During all this you will have to change the baby four times, change your shirt twice and your pants once. You still haven't showered, and the firstborn is only wearing underwear. You bribe the child into wearing clothes by telling her she can help you make cookies if she puts on a shirt and shorts. Chocolate chip? Is there any other kind?

But lo' there's no brown sugar. So off to the store you go. Packing the car with a half-naked kid, a screaming infant and about a week's worth of clothes should your car break down and help doesn't arrive for an hour. Granted, grocery stores take about two hours whether you are getting one item or 100. (I would explain, but I might cry just thinking about it).

We get home and fire up the oven. There are some things that I think are FUN to do with kids and baking happens to be on the top of the list. Cakes from a mix, Toll House from scratch ... doesn't matter. If they lose interst between the creaming of butter and sugar and the spooning heaps onto the baking sheet, just thrust a loaded mixer blade in thier direction and watch them disappear.

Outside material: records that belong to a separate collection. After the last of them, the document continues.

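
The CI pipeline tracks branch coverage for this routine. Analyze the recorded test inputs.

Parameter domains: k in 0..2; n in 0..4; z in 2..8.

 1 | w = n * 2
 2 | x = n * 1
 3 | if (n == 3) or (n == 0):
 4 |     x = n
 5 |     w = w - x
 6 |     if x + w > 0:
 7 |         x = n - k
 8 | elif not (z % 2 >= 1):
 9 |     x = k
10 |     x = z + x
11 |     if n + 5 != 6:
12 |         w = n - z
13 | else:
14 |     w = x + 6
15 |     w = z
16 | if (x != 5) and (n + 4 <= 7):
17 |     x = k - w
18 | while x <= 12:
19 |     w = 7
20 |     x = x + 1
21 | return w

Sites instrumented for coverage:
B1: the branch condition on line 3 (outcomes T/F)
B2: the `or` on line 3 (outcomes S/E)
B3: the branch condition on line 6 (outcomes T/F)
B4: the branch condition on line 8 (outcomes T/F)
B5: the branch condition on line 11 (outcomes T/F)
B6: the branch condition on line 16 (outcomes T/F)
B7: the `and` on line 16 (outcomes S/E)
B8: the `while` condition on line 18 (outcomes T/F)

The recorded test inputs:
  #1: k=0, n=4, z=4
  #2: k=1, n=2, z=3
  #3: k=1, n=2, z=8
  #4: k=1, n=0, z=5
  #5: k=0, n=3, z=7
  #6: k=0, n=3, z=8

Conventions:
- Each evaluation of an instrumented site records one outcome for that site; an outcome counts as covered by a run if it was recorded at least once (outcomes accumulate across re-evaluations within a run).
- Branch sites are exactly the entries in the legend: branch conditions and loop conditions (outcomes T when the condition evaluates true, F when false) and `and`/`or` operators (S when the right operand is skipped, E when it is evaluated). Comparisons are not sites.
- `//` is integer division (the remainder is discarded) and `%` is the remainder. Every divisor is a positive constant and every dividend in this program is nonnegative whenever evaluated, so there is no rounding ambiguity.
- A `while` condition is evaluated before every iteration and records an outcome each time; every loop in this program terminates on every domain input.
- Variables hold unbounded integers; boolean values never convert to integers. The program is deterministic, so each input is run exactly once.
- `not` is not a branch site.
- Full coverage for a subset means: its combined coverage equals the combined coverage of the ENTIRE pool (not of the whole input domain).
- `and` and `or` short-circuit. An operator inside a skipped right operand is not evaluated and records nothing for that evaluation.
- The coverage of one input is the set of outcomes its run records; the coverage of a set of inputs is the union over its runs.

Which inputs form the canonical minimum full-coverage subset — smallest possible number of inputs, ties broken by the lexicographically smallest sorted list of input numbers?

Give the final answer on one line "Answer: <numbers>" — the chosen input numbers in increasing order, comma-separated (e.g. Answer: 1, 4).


test 1 (k=0, n=4, z=4) fires B2->E, B1->F, B4->T, B5->T, B7->E, B6->F, B8->T, B8->T, B8->T, B8->T, B8->T, B8->T, B8->T, B8->T, ...; hits B1=F, B2=E, B4=T, B5=T, B6=F, B7=E, B8=T, B8=F
test 2 (k=1, n=2, z=3) fires B2->E, B1->F, B4->F, B7->E, B6->T, B8->T, B8->T, B8->T, B8->T, B8->T, B8->T, B8->T, B8->T, B8->T, ...; hits B1=F, B2=E, B4=F, B6=T, B7=E, B8=T, B8=F
test 3 (k=1, n=2, z=8) fires B2->E, B1->F, B4->T, B5->T, B7->E, B6->T, B8->T, B8->T, B8->T, B8->T, B8->T, B8->T, B8->F; hits B1=F, B2=E, B4=T, B5=T, B6=T, B7=E, B8=T, B8=F
test 4 (k=1, n=0, z=5) fires B2->E, B1->T, B3->F, B7->E, B6->T, B8->T, B8->T, B8->T, B8->T, B8->T, B8->T, B8->T, B8->T, B8->T, ...; hits B1=T, B2=E, B3=F, B6=T, B7=E, B8=T, B8=F
test 5 (k=0, n=3, z=7) fires B2->S, B1->T, B3->T, B7->E, B6->T, B8->T, B8->T, B8->T, B8->T, B8->T, B8->T, B8->T, B8->T, B8->T, ...; hits B1=T, B2=S, B3=T, B6=T, B7=E, B8=T, B8=F
test 6 (k=0, n=3, z=8) fires B2->S, B1->T, B3->T, B7->E, B6->T, B8->T, B8->T, B8->T, B8->T, B8->T, B8->T, B8->T, B8->T, B8->T, ...; hits B1=T, B2=S, B3=T, B6=T, B7=E, B8=T, B8=F
together the pool reaches 14 outcomes: B1=T, B1=F, B2=S, B2=E, B3=T, B3=F, B4=T, B4=F, B5=T, B6=T, B6=F, B7=E, B8=T, B8=F
size 1 is not enough: best union over all size-1 subsets is 8/14
size 2 is not enough: best union over all size-2 subsets is 12/14
size 3 is not enough: best union over all size-3 subsets is 13/14
inputs {1, 2, 4, 5} (size 4) cover everything; no size-4 subset with a lexicographically smaller index list covers all 14
Answer: 1, 2, 4, 5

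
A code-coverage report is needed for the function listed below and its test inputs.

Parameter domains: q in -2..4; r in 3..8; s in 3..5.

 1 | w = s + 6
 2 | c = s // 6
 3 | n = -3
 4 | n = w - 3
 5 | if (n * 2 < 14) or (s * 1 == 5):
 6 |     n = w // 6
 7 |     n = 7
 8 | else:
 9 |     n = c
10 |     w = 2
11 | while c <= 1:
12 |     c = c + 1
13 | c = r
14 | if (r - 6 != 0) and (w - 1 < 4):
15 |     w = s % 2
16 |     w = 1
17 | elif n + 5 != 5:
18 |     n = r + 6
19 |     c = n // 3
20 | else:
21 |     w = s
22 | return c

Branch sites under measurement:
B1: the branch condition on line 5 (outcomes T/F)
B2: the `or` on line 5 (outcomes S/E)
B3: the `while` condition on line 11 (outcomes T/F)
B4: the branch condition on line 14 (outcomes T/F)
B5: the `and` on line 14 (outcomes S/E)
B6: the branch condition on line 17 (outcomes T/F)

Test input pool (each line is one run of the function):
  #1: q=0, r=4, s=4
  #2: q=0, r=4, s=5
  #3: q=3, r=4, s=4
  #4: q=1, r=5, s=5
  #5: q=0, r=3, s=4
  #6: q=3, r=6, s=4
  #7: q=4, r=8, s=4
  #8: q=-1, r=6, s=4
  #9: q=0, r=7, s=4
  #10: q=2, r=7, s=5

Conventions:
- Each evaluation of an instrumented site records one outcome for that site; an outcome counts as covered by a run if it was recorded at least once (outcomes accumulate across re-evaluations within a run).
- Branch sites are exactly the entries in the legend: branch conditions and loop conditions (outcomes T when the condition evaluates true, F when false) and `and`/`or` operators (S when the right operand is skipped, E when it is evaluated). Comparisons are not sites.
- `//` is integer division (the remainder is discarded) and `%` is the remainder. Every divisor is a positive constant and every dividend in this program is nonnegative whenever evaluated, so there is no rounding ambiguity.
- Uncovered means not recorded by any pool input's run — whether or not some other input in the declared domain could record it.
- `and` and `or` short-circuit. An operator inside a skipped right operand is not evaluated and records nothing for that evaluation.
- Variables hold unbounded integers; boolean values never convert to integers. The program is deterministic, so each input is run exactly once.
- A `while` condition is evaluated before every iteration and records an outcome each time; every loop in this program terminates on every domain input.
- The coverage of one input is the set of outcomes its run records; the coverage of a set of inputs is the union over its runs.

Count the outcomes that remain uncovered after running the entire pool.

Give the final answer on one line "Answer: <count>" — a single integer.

test 1 (q=0, r=4, s=4) hits B1=F, B2=E, B3=T, B3=F, B4=T, B5=E
test 2 (q=0, r=4, s=5) hits B1=T, B2=E, B3=T, B3=F, B4=F, B5=E, B6=T
test 3 (q=3, r=4, s=4) hits B1=F, B2=E, B3=T, B3=F, B4=T, B5=E
test 4 (q=1, r=5, s=5) hits B1=T, B2=E, B3=T, B3=F, B4=F, B5=E, B6=T
test 5 (q=0, r=3, s=4) hits B1=F, B2=E, B3=T, B3=F, B4=T, B5=E
test 6 (q=3, r=6, s=4) hits B1=F, B2=E, B3=T, B3=F, B4=F, B5=S, B6=F
test 7 (q=4, r=8, s=4) hits B1=F, B2=E, B3=T, B3=F, B4=T, B5=E
test 8 (q=-1, r=6, s=4) hits B1=F, B2=E, B3=T, B3=F, B4=F, B5=S, B6=F
test 9 (q=0, r=7, s=4) hits B1=F, B2=E, B3=T, B3=F, B4=T, B5=E
test 10 (q=2, r=7, s=5) hits B1=T, B2=E, B3=T, B3=F, B4=F, B5=E, B6=T
union over the pool: B1=T, B1=F, B2=E, B3=T, B3=F, B4=T, B4=F, B5=S, B5=E, B6=T, B6=F
uncovered (1 of 12): B2=S

Answer: 1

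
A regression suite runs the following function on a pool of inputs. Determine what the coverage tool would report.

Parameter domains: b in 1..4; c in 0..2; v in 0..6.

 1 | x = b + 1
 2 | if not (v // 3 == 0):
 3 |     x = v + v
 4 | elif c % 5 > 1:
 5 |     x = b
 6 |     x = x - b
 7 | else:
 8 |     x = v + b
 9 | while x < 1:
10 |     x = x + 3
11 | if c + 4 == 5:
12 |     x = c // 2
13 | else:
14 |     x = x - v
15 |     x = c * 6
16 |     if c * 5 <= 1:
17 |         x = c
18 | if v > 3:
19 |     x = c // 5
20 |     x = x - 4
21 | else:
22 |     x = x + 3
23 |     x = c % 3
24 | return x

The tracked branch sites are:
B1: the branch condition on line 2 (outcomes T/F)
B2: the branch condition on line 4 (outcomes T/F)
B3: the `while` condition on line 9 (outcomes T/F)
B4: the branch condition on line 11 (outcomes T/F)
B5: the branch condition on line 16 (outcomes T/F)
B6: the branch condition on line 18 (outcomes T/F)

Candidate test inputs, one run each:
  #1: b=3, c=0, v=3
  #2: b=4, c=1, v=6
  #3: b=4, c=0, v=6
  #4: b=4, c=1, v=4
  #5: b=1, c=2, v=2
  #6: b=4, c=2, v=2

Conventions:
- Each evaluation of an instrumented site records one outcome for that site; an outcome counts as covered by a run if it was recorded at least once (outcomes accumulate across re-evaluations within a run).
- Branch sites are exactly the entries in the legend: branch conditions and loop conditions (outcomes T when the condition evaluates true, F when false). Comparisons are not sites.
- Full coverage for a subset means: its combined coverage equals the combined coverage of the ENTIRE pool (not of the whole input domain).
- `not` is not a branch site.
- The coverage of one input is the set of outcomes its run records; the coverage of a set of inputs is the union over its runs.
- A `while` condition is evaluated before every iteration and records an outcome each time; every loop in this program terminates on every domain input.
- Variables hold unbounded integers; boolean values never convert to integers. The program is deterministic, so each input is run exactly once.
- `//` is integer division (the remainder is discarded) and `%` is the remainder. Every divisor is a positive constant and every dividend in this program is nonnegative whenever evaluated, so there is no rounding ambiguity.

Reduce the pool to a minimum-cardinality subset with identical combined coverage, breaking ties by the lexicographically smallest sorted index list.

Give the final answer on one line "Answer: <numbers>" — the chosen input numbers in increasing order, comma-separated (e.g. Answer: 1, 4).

#1 (b=3, c=0, v=3) -> B1->T, B3->F, B4->F, B5->T, B6->F; covered: B1=T, B3=F, B4=F, B5=T, B6=F
#2 (b=4, c=1, v=6) -> B1->T, B3->F, B4->T, B6->T; covered: B1=T, B3=F, B4=T, B6=T
#3 (b=4, c=0, v=6) -> B1->T, B3->F, B4->F, B5->T, B6->T; covered: B1=T, B3=F, B4=F, B5=T, B6=T
#4 (b=4, c=1, v=4) -> B1->T, B3->F, B4->T, B6->T; covered: B1=T, B3=F, B4=T, B6=T
#5 (b=1, c=2, v=2) -> B1->F, B2->T, B3->T, B3->F, B4->F, B5->F, B6->F; covered: B1=F, B2=T, B3=T, B3=F, B4=F, B5=F, B6=F
#6 (b=4, c=2, v=2) -> B1->F, B2->T, B3->T, B3->F, B4->F, B5->F, B6->F; covered: B1=F, B2=T, B3=T, B3=F, B4=F, B5=F, B6=F
together the pool reaches 11 outcomes: B1=T, B1=F, B2=T, B3=T, B3=F, B4=T, B4=F, B5=T, B5=F, B6=T, B6=F
size 1 is not enough: best union over all size-1 subsets is 7/11
size 2 is not enough: best union over all size-2 subsets is 10/11
the canonical winner is {1, 2, 5}: size 3, full 11-outcome coverage, earliest index list among size-3 covers

Answer: 1, 2, 5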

But that only fills three-quarters of a day ... if I bake one more thing I will be faced with a horrid choice: lose my husband to heart disease or open the most inconsistent bakery in the world, calling it "Some Like It Hot (But Most Like It Cooked).

You know what's filling the rest of the day, right? The boob tube. Oh, yeah ... I've still got laundry to wash and fold. But then I swear, I don't care if it is midnight before the house is finally silent, I'm sitting down to read that trashy beach novel. It's still summer right?

2 comments:

Pageant Mom said...

Only 30 minutes to clean up? You're good.

I hate to say it, but it doesn't really get any better when they get older. It's just different. Then you spend the clean up time in worry time. Or regret time. Or you spend it thinking about how close you are to them taking flight and fighting for what little time you have left with them....

Ah the joys and woes of motherhood.

:o)

Fairly Odd Mother said...

You've actually given me an upside to my 'baby' turning 3. I was feeling very wistful lately, but I think I'd 'glossed over' those hard days when my oldest needed my 24/7 and my babies were, well, babies.

With any luck, they will grow to play together, which is a huge gift. I can even overlook the messes they make if it gives me 10 minutes of time to myself.